3. Hooks as deterministic guard rails and compliance enforcers

A PreToolUse hook can block a destructive command before it runs. A PostToolUse hook can require a lint pass after every file edit, or it can enforce writing an audit log. A Stop hook can refuse to mark a task complete until tests pass and coverage is above the threshold. Hooks are how you stop hoping the agent remembers to follow your standards and start enforcing them. They are the place where your DoR/DoD checks, your SAST fast scans, your dependency vulnerability scans, your style rules — your whole non-negotiable layer — actually become non-negotiable.
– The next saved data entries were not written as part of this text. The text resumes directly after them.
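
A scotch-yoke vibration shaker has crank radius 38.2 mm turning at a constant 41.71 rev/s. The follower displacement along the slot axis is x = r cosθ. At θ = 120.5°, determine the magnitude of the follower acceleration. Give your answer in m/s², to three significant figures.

ω = 262.1 rad/s (from 41.71 rev/s).
x = r cosθ ⇒ ẍ = −rω² cosθ (ω constant).
|a| = rω²|cosθ| = 0.0382·(262.1)²·|cos 120.5°| = 1331.6 m/s².

1330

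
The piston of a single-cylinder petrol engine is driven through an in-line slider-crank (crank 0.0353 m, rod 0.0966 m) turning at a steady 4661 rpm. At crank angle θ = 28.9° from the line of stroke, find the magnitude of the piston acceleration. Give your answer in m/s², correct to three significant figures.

9100

ω = 2π·4661/60 = 488.1 rad/s
x(θ) = r cosθ + √(L² − r² sin²θ); with ω constant, a = ω²·d²x/dθ².
d²x/dθ² = −r cosθ − r²(cos2θ)/√u − r⁴ sin²2θ/(4u^{3/2}),  u = L² − r² sin²θ = 0.00904052 m².
Substituting r = 0.0353 m, L = 0.0966 m, θ = 28.9°: d²x/dθ² = -0.038211 m.
a = ω²·d²x/dθ² = (488.1)²·(-0.038211) = -9103.4 m/s²;  |a| = 9103.4 m/s².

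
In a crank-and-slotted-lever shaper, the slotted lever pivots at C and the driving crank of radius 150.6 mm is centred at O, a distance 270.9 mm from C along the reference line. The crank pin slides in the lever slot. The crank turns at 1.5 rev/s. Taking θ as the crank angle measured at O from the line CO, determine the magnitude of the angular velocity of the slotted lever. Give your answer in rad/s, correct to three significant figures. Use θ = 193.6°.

ω = 9.425 rad/s (from 1.5 rev/s).
Crank pin A relative to C: A = (d + r cosθ, r sinθ); lever angle φ = atan2(r sinθ, d + r cosθ).
Differentiating tanφ: φ̇ = rω(d cosθ + r)/(d² + r² + 2dr cosθ).
d² + r² + 2dr cosθ = |CA|² = 0.0167599 m²;  d cosθ + r = -0.1127 m.
|ω_lever| = |0.1506·9.425·-0.1127| / 0.0167599 = 9.5447 rad/s.

9.54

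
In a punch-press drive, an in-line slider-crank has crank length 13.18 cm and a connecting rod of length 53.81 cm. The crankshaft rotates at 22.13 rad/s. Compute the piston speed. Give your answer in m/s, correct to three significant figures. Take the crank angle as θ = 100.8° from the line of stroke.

ω = 22.13 rad/s
For an in-line slider-crank, x = r cosθ + √(L² − r² sin²θ), so v = −rω sinθ·[1 + r cosθ/√(L² − r² sin²θ)].
With r = 0.1318 m, L = 0.5381 m, θ = 100.8°: √(L² − r² sin²θ) = 0.52229 m.
v = −0.1318·22.13·0.98229·[1 + 0.1318·-0.18738/0.52229] = -2.7296 m/s.
|v| = 2.7296 m/s.

2.73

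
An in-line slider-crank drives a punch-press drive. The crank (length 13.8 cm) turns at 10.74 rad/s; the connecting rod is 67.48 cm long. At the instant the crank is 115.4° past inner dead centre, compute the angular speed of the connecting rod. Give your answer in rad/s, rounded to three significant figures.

ω = 10.74 rad/s
The rod makes angle φ with the slider axis where L sinφ = r sinθ; differentiating, L cosφ·φ̇ = r ω cosθ.
L cosφ = √(L² − r² sin²θ) = 0.66319 m.
|ω_rod| = r ω |cosθ| / √(L² − r² sin²θ) = 0.138·10.74·0.42894/0.66319 = 0.95861 rad/s.

0.959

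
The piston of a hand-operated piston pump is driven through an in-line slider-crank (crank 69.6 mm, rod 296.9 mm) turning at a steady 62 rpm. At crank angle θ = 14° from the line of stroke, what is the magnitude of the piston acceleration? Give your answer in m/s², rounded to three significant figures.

ω = 2π·62/60 = 6.493 rad/s
x(θ) = r cosθ + √(L² − r² sin²θ); with ω constant, a = ω²·d²x/dθ².
d²x/dθ² = −r cosθ − r²(cos2θ)/√u − r⁴ sin²2θ/(4u^{3/2}),  u = L² − r² sin²θ = 0.0878661 m².
Substituting r = 0.0696 m, L = 0.2969 m, θ = 14°: d²x/dθ² = -0.082011 m.
a = ω²·d²x/dθ² = (6.493)²·(-0.082011) = -3.4571 m/s²;  |a| = 3.4571 m/s².

3.46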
4. Pull request gates as the bridge between the inner loop and the outer loop

The agent's local loop runs unit, API, and integration tests fast. The pull request gate adds the slower, expensive stuff: full SAST, full regression, complexity analysis, coverage gates. This is where the inner ReAct loop meets the outer DevOps loop. The agent sees the PR check result as another tool observation and responds — fixing what failed, justifying what was a false positive, asking for human review when stuck.

Notice what didn't change. We're still doing static analysis. We're still running unit tests. We're still gating on coverage. The QE practices are the same. What changed is who or what runs the command, reads the result, and decides what to do next. That's the whole game.

ShiftIn

What this means if you do quality for a living

Three implications stand out for QE practitioners.

Your tests have a new audience: If the consumer of test output is an agent, the output format matters as much as the test logic. Cryptic stack traces that an experienced human can decode are not great signals for an agent. Structured, named, deterministic output — JSON reports, machine-readable diffs, clear assertions — gives the agent something to act on.

Your CI is becoming an API: Pipelines have always been read by humans through dashboards and PR checks. Now they're being read by agents through tool calls. The same pipeline serves both audiences, but the API surface — the part the agent calls and parses — has to be designed deliberately. Continuous delivery for ML already touched this idea; agentic development pushes it further.

Your role is upstream of the agent: Building good evals, designing tool contracts, writing skills, and instruction files that capture testing know-how, owning the hook layer — that's QE work in an agentic stack. The work doesn't disappear. It shifts in to the inner loop.

Closing the loop

Shift left was the right answer when the loop was human-driven, and the slowest part was rework after release. Shift right was the right answer when production became its own source of truth, and we needed to learn from it. Both are still right.

Shift in is the answer for the part of the loop that is now agent-driven. The agent's perception is bounded by what it can read as a tool result, so feedback on quality has to live there too. The skills don't change — testing fundamentals, the oracle problem, the communication problem, the discipline of designing for failure. What changes is the reader of the feedback, and that changes everything about how we package it.

The next five years really will see more change than the last forty. Quality engineering gets to be in the loop, literally, if we choose to put it there.